At COP27, the Alliance of Small Island States (AOSIS) are pushing to finalize a funding mechanism in their ‘Loss and Damage Response Fund’ proposal. The Fund would centralize public and private finance resources within the UN Framework Convention on Climate Change (UNFCCC).
“It’s time for reparations”
For Christianne Zakour, youth advocate from Trinidad and Tobago and representative of Small Island Developing States (SIDS)’s at the UN Environment Programme, avoiding loan-based finance is vital to this approach.
“In an age where a hurricane can wipe out a country’s GDP, loan-based finance that includes borrowing with steep interest is just not feasible,” says Zakour, who is also a member of the Loss and Damage Coalition. “Instead, we must take the grant-based approach, where money is given freely, without expectations, without expecting payback”.
A confrontation is brewing in Egypt. Proposals like the ’Bridgetown Agenda’, championed by Prime Minister Mia Mottley, have put issues as fundamental as the structure of the international financial system, and how international development banks operate on the table. At the heart of the Bridgetown proposals is the repurposing of IMF ‘special drawing rights’ (SDRs) as a means of redistribution. SDRs are international reserve assets used to strengthen national finances. Providing extra space for state spending, they effectively come without conditions or debt commitments. Currently, they are allocated by the IMF’s ‘quota system’ that heavily favours the wealthiest countries. In 2021, this system saw rich, developed states receive 64.4% of Covid relief funds. But under the Bridgetown blueprint, $650 billion of SDRs would instead be provided to the poorest countries, in a climate mitigation and reconstruction trust.

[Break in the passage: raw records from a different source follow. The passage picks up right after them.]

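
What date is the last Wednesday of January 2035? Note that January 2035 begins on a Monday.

31 January 2035

January 2035 begins on a Monday, so the first Wednesday is January 3 (2 days later).
January 2035 has 31 days. Adding weeks: 3, 10, 17, 24, 31 — the last one ≤ 31 is the 31st.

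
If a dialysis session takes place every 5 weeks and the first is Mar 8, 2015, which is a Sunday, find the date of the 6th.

Aug 30, 2015

The 6th occurrence is 5 intervals after the first: 5 × 35 = 175 days after Mar 8, 2015.
Mar has 31 days — 23 days to the end of Mar leaves 152.
Apr has 30 days (122 left).
May has 31 days (91 left).
Jun has 30 days (61 left).
Jul has 31 days (30 left).
30 days into Aug → Aug 30, 2015.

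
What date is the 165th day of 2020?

Jan has 31 days (165 − 31 = 134 remain).
Feb has 29 days (134 − 29 = 105 remain).
Mar has 31 days (105 − 31 = 74 remain).
Apr has 30 days (74 − 30 = 44 remain).
May has 31 days (44 − 31 = 13 remain).
13 into Jun → Jun 13.

Jun 13, 2020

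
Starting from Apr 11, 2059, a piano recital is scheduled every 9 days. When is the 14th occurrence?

The 14th occurrence is 13 intervals after the first: 13 × 9 = 117 days after Apr 11, 2059.
Apr has 30 days — 19 days to the end of Apr leaves 98.
May has 31 days (67 left).
Jun has 30 days (37 left).
Jul has 31 days (6 left).
6 days into Aug → Aug 6, 2059.

Aug 6, 2059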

“It’s time for reparations. We’ve been begging for far too long. It’s time that we become self-reliant, and this cannot be brought about without compensation,” Nyombi Morris says. “If the Global North accepts their responsibility for the warming we are seeing, then why don’t they pay?”
The conference in Egypt is bringing an end to a year of the UK having the COP presidency. Discussing the UK’s responsibility to developing nations, Zakour insists “we can’t talk about climate change without talking about colonialism. I’m from Trinindad and Tobago. We are a Commonwealth country, and this year was our sixtieth anniversary of independence from Britain”.
Recent reports suggest that the UK has fallen $1.4 billion short of meeting the climate finance contributions promised over a decade ago at COP15.
“Britain is rich because of what it did to the world,” Zakour says. “But climate change is a challenge that we must face together.”
“For this, Britain must acknowledge its history of exploitation in past colonies that are now being hit by climate impacts. That means stronger promises, that means actually delivering on those promises, and finally, it means reparations”.
An important aspect of the story in Sharm El-Sheikh is that many of the youth advocates in Egypt have been hit by climate disasters themselves. Nyombi Morris was displaced by floods hitting Uganda in 2008. Pervez Aly was made a climate refugee when the 2010 Pakistan floods hit the Gilgit-Baltistan region. Aly’s mother, who was suffering from a cardiovascular disorder, was unable to receive life-saving drugs amidst the crisis.